Copy Markdown View Source

Bit-exact port of fastText's string hash function.

fastText uses a Fowler–Noll–Vo (FNV-1a) variant with one quirk: each input byte is reinterpreted as a signed 8-bit integer before being widened to unsigned 32-bit. Bytes with the high bit set therefore contribute their sign-extended value to the hash mix step, not their unsigned value. This is documented in src/dictionary.cc (Dictionary::hash) of the fastText source as a deliberate compatibility decision so that all already-released models hash identically.
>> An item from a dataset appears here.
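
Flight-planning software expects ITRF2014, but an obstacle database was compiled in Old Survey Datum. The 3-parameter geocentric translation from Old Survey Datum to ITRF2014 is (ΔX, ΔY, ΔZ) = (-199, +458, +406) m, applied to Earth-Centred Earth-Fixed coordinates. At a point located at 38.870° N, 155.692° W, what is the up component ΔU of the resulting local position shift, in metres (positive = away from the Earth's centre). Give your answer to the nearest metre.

ΔU = 249 m

The local up (radial) axis is (cos φ cos λ, cos φ sin λ, sin φ), giving ΔU = 141.200 − 146.786 + 254.788 = 249.20 m.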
Translating the C++ literally:

uint32_t h = 2166136261;
for (size_t i = 0; i < str.size(); i++) {
  h = h ^ uint32_t(int8_t(str[i]));
  h = h * 16777619;
}

The two constants are the canonical FNV offset basis and FNV prime for 32-bit FNV-1a.

Any deviation from the reference here will silently produce wrong subword indices and wreck the model's predictions for non-ASCII scripts. The hash is exercised by golden tests against fastText's own get_subwords/1 output for a large corpus of words.

Summary

Functions

Returns the 32-bit FNV-1a-with-signed-byte hash of a binary.

Functions

hash(binary)

@spec hash(binary()) :: non_neg_integer()

Returns the 32-bit FNV-1a-with-signed-byte hash of a binary.

Arguments

  • binary is any UTF-8 string or arbitrary byte sequence. fastText operates on UTF-8 byte sequences, so passing a String.t/0 is the typical use.

Returns

  • A non-negative integer in [0, 2^32 - 1].

Examples

iex> Text.Language.Classifier.Fasttext.Hash.hash("")
2166136261

iex> Text.Language.Classifier.Fasttext.Hash.hash("a")
3826002220

iex> Text.Language.Classifier.Fasttext.Hash.hash("the")
3020861980